Jim Traynor, Rangers, and the decline of Scottish media

Much as I enjoyed Michael Grant's piece in The Herald this morning on Jim Traynor's move from the Daily Record and BBC to a senior comms role for Rangers, it missed one important piece of insight.  

If Grant is right and Rangers are successful in their media strategy to move away from servicing the needs of Scotland's newspapers and broadcasters in preference to direct channels like Facebook and the Rangers website to communicate with their support, how does this impact on the Scottish mainstream media? If Rangers and their significant supporter base don't need the Record, Sun, The Herald or Radio Clyde to provide the latest news from Ibrox, this can potentially have a huge impact on their numbers of viewers and readers, and consequently their advertising revenues.
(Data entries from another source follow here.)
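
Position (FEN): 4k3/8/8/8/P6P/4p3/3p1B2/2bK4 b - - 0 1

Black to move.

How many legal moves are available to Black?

9

Black to move; king on e8.
In check: no.
Legal moves: Kf8, Kd8, Kf7, Ke7, Kd7, Ba3, Bb2, exf2, e2+.
Count: 9.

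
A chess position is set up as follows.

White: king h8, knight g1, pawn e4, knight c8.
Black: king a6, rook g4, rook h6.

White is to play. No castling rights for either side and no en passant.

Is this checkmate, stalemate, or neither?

checkmate

White to move; white king on h8.
In check: yes, from the black rook on h6.
King squares — g7: attacked by Rg4; h7: attacked by Rh6; g8: attacked by Rg4.
Legal moves for White: none.
In check with no legal moves → checkmate.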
 While it's clearly difficult to attract paying subscribers to online news services when free alternatives are easily available, you can definitely see that there might be a market in providing exclusive content direct to supporters when the service provided to external newspapers and broadcasters is restricted. Why should Rangers let others make money from exclusive interviews and stories when the club themselves could be reaping profits from clicks and building closer relationships with their customer base?

 I'm sure a few of Jim Traynor's former colleagues will continue to attempt to have some fun at his expense over the coming days and weeks. I'm also sure that if Michael Grant is right about Rangers' media strategy they'll only have a few months grace before this directly impacts on their own future, and not for the better.